# Early motorbike - thinking Miami Arrow frame



## mongeese (Jul 24, 2017)




----------



## mongeese (Jul 24, 2017)

Any other pictures needed let me know.


----------



## mongeese (Jul 24, 2017)




----------



## Nickinator (Jul 24, 2017)

That's definitely a Miami frame, Dave the wave has a arrow version he could probably compare the head badge screw dimensions 

Nick.


----------



## mongeese (Jul 24, 2017)

Nickinator said:


> That's definitely a Miami frame, Dave the wave has a arrow version he could probably compare the head badge screw dimensions
> 
> Nick.



Holes for badge are staggered. If facing badge right one is higher and they are in the middle of the headtube as in not forward or behind. My top of fingers in picture are where holes are.


----------



## Nickinator (Jul 24, 2017)

Might be a Rami? far left second row has the screw locations like you indicate


----------



## bricycle (Jul 24, 2017)

Harris/Snyder chain wheel tho- Nice Eagle saddle too.


----------



## bricycle (Jul 24, 2017)

How tall is the seat pillar? fordmike might like that.


----------



## mongeese (Jul 24, 2017)

This is the badge that fit my last Miami and has same holes. If I am not mistaking.


----------



## bricycle (Jul 24, 2017)

shoulda bought mine when I had it. lol.


----------



## fordmike65 (Jul 24, 2017)

How tall is this frame?


----------



## mongeese (Jul 24, 2017)

fordmike65 said:


> How tall is this frame?



From top of bottom bracket as seen in pictures. Standover height without tires as seen in pictures.


----------



## catfish (Jul 24, 2017)

Nickinator said:


> View attachment 649718 Might be a Rami? far left second row has the screw locations like you indicate




Nice collection!


----------



## hoofhearted (Jul 25, 2017)

*Mongeese ... this machine is very-beautiful to behold.
Thank you for posting.  

I have a few comments ... if you find they are not in 
good form .. I will delete.  Just lemme know .....

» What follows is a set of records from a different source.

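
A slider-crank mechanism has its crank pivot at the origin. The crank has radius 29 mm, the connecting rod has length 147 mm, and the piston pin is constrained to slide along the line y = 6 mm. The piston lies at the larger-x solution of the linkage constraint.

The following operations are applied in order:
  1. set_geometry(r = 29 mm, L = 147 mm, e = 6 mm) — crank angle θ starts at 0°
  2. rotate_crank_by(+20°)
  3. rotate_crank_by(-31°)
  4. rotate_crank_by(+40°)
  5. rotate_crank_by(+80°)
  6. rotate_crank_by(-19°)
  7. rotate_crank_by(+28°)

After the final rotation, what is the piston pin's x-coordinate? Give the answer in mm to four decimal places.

set_geometry: r = 29 mm, L = 147 mm, e = 6 mm; θ ← 0°
rotate_crank_by(+20°): θ ← 0° +20° = 20°
rotate_crank_by(-31°): θ ← 20° -31° = -11°
rotate_crank_by(+40°): θ ← -11° +40° = 29°
rotate_crank_by(+80°): θ ← 29° +80° = 109°
rotate_crank_by(-19°): θ ← 109° -19° = 90°
rotate_crank_by(+28°): θ ← 90° +28° = 118°
crank pin P = (r cos θ, r sin θ) = (-13.614675, 25.605480)
h = r sin θ − e = 25.605480 − 6 = 19.605480
x = r cos θ + √(L² − h²) = -13.614675 + √(21609.0 − 384.3749) = -13.614675 + 145.686736 = 132.072061

132.0721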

Lose the fork.  Not only is it not a Miami-Built ... but
it is made for a 26'' X 1.5'' wheel and tire.  Please look
at how the front fender is bowed-out ... and look at the
clearance of the front wheel to the under part of the
fork crown.

Now, look at the clearance of the rear wheel to the rear
fender.  You may notice a significant amount of extra
space between the rear wheel and rear fender - compared
to the space between the front wheel and the front fender.

The frame is designed to permit the placement of either
a 30-tooth (one-inch pitch) ... or a 60-tooth (half-inch pitch)
chainring.  The chainring on the machine right now (as
pictured) is not appropriate .. as it is not a Miami-Built 
chainring.

The Motorcycle Style No.50 badge is very appropriate for
this particular machine.  I have owned an identical frame ..
complete with the Motorcycle Style No.50 badge attached
by the factory.

Sadly ... I no longer own that frame (with attached badge) ...
and no longer own the badge in the foto, below.

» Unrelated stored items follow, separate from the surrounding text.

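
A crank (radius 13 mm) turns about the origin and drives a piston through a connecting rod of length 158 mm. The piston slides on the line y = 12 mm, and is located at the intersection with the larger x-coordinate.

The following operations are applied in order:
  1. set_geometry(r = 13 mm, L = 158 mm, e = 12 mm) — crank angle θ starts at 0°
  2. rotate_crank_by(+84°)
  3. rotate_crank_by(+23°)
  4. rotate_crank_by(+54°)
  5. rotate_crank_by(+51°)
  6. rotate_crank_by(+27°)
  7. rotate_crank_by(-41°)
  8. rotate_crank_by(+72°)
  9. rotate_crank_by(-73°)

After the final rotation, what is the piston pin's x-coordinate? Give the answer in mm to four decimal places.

144.7760

set_geometry: r = 13 mm, L = 158 mm, e = 12 mm; θ ← 0°
rotate_crank_by(+84°): θ ← 0° +84° = 84°
rotate_crank_by(+23°): θ ← 84° +23° = 107°
rotate_crank_by(+54°): θ ← 107° +54° = 161°
rotate_crank_by(+51°): θ ← 161° +51° = 212°
rotate_crank_by(+27°): θ ← 212° +27° = 239°
rotate_crank_by(-41°): θ ← 239° -41° = 198°
rotate_crank_by(+72°): θ ← 198° +72° = 270°
rotate_crank_by(-73°): θ ← 270° -73° = 197°
crank pin P = (r cos θ, r sin θ) = (-12.431962, -3.800832)
h = r sin θ − e = -3.800832 − 12 = -15.800832
x = r cos θ + √(L² − h²) = -12.431962 + √(24964.0 − 249.6663) = -12.431962 + 157.207931 = 144.775970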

Here's hoping you enjoy your find ... or ... allow someone
else to be a new owner .... and you find yourself holding
a fat stack of American currency.

Wind in your sails .....

....... patric

*


----------



## mongeese (Jul 25, 2017)

Thank you Hoofhearted- I heard you were the best knowledge and it is true. I would of private convo'd you but seems you do not allow it? Thank you sir. Anyone have a badge for me?


----------



## hoofhearted (Jul 25, 2017)

mongeese said:


> Thank you Hoofhearted- I heard you were the best knowledge and it is true. I would of private convo'd you but seems you do not allow it? Thank you sir. Anyone have a badge for me?




*No badge .....

You can call me at 1-937-572-8566 after 7pm EST today
or all day Wednesday / Thursday / Friday.

patric cafaro*


----------



## Nickinator (Jul 25, 2017)

catfish said:


> Nice collection!




Thanks! It belongs to a buddy of mine named Catfish [emoji3]


Sent from my iPhone using Tapatalk


----------



## catfish (Jul 25, 2017)

Nickinator said:


> Thanks! It belongs to a buddy of mine named Catfish [emoji3]
> 
> 
> Sent from my iPhone using Tapatalk




I know that guy!


----------